Each insert requires a pre-drilled hole. The size / diameter of the hole is important for best fit. Holes should be blind-drilled, i.e. do NOT drill through into the cabinet interior as this will create an air leak along the insert / spike thread. If you have a thin walled cabinet base, glue packing pieces about 40mm square and 10mm thick or so on the cabinet base, inside or outside, to provide a thicker material depth in which to fit the insert. As previously mentioned, the hole size is important and the harder the material, the larger the pilot hole should be. Solid Ash or Elm etc. requires a larger pilot hole than needs to be used for MDF or plywood. The following tables suggest drill sizes for various insert sizes and materials.
Tee Nuts, (Fig 4), are similar in that they have 3 or 4 pointed tangs which, due to the tang profile, close inwards as the nut is driven home, preventing them from coming loose. They have high torsional resistance but low pull-out resistance. There are no International Standards on dimensions for these types of fitting and sizes can vary accordingly, depending upon manufacturer / supplier.
The insertion of Spike-Inserts of the screw-in variety is intuitively obvious but not quite so obvious is that a portion of the internal thread space is used as an insert for Hex Key or Ball Ended Hex drivers. This limits the minimum length spike which can be used if more than a small height adjustment is required, as you run out of spike thread.

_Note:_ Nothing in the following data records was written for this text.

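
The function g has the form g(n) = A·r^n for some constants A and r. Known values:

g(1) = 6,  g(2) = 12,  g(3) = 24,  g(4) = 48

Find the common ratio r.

2

Consecutive ratio: 12/6 = 2, and 24/12 = 2, so r = 2.
Then A·2^1 = 6 gives A = 3, and g(n) = 3·2^n.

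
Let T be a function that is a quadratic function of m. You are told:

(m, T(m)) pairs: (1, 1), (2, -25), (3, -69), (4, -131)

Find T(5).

-211

Write T(m) = am² + bm + c; the 4 given values yield a linear system in the 3 coefficients.
Solving, T(m) = -9m² + m + 9.
Then T(5) = -211.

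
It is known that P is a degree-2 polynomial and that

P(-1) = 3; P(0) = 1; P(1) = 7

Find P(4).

Write P(t) = at² + bt + c; the 3 given values yield a linear system in the 3 coefficients.
Solving, P(t) = 4t² + 2t + 1.
Then P(4) = 73.

73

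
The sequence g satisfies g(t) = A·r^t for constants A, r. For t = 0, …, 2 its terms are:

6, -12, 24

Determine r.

Consecutive ratio: -12/6 = -2, and 24/(-12) = -2, so r = -2.
Then A·(-2)^0 = 6 gives A = 6, and g(t) = 6·(-2)^t.

-2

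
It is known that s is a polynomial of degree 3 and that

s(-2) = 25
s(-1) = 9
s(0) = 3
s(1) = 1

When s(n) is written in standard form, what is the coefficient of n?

Write s(n) = an³ + bn² + cn + d; the 4 given values yield a linear system in the 4 coefficients.
Solving, s(n) = -n³ + 2n² - 3n + 3.
The coefficient of n is -3.

-3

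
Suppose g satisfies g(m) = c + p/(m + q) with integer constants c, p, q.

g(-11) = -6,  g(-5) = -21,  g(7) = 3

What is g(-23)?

-3

(g(m) − c)(m + q) = p for each data point; the three points give a linear system in c and q, then p follows.
Solving: c = -1, q = 3, p = 40, so g(m) = -1 + 40/(m + 3).
Then g(-23) = -1 + 40/(-20) = -3.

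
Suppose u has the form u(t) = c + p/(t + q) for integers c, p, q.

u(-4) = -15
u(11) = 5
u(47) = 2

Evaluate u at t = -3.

-23

(u(t) − c)(t + q) = p for each data point; the three points give a linear system in c and q, then p follows.
Solving: c = 1, q = 1, p = 48, so u(t) = 1 + 48/(t + 1).
Then u(-3) = 1 + 48/(-2) = -23.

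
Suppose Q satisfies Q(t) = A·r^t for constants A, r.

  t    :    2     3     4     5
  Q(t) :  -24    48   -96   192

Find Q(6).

Consecutive ratio: 48/(-24) = -2, and -96/48 = -2, so r = -2.
Then A·(-2)^2 = -24 gives A = -6, and Q(t) = -6·(-2)^t.
Q(6) = -6·(-2)^6 = -384.

-384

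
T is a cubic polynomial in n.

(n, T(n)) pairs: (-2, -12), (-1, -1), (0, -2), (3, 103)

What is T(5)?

Write T(n) = an³ + bn² + cn + d; the 4 given values yield a linear system in the 4 coefficients.
Solving, T(n) = 3n³ + 3n² - n - 2.
Then T(5) = 443.

443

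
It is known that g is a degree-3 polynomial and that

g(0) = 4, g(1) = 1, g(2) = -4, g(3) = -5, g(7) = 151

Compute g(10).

604

Write g(m) = am³ + bm² + cm + d; the 5 given values yield a linear system in the 4 coefficients.
Solving, g(m) = m³ - 4m² + 4.
Then g(10) = 604.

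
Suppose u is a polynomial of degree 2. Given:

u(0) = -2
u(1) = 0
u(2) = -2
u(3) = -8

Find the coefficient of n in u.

4

Write u(n) = an² + bn + c; the 4 given values yield a linear system in the 3 coefficients.
Solving, u(n) = -2n² + 4n - 2.
The coefficient of n is 4.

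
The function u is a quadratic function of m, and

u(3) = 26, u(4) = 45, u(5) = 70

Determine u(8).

Write u(m) = am² + bm + c; the 3 given values yield a linear system in the 3 coefficients.
Solving, u(m) = 3m² - 2m + 5.
Then u(8) = 181.

181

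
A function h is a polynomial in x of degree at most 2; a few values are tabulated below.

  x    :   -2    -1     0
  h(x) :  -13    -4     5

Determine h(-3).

Write h(x) = ax² + bx + c; the 3 given values yield a linear system in the 3 coefficients.
Solving, the leading coefficient vanishes, and h(x) = 9x + 5.
Then h(-3) = -22.

-22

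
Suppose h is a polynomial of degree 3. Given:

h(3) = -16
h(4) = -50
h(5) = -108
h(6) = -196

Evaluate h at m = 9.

-700

Write h(m) = am³ + bm² + cm + d; the 4 given values yield a linear system in the 4 coefficients.
Solving, h(m) = -m³ + 3m + 2.
Then h(9) = -700.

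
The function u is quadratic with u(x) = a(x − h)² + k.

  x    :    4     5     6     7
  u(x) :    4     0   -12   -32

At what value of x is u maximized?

4

First differences -4, -12, -20; second difference -8 = 2a, so a = -4.
Expanding, the x-coefficient is −2ah = 8h; matching it to the data gives h = 4, and then k = 4.
So u(x) = -4(x − 4)² + 4.
Hence h = 4.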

Using knock-ins, one needs to be careful. MDF is compressed wood dust and glue. It is compressed in layers and does not like shock, i.e. hammering. It splits and falls apart. If you have access you can use a G-clamp and compress the insert into the material, it's a bit fiddly but works. A better technique however, (this only works on through-hole insertions) and not restricted on overall reach like a G-clamp, is to use a set screw (all-threaded bolt), and a large washer or two, (mudguard washers), see (Fig 5).
Locate the insert in position, Place the washers on the bolt and thread the bolt and washers through from the reverse / cabinet inside. The bolt will thread onto the insert and slowly draw the insert into place as you tighten the bolt. For a successful outcome it is necessary to keep the insert and drawbolt square to the wood surface. Once fitted, (Fig 6), withdraw the bolt and repeat as required. As mentioned, this only works for through-hole drilling's so you need to plug the hole interior with a blank wood piece or use some silicon to seal it, thereby making it airtight.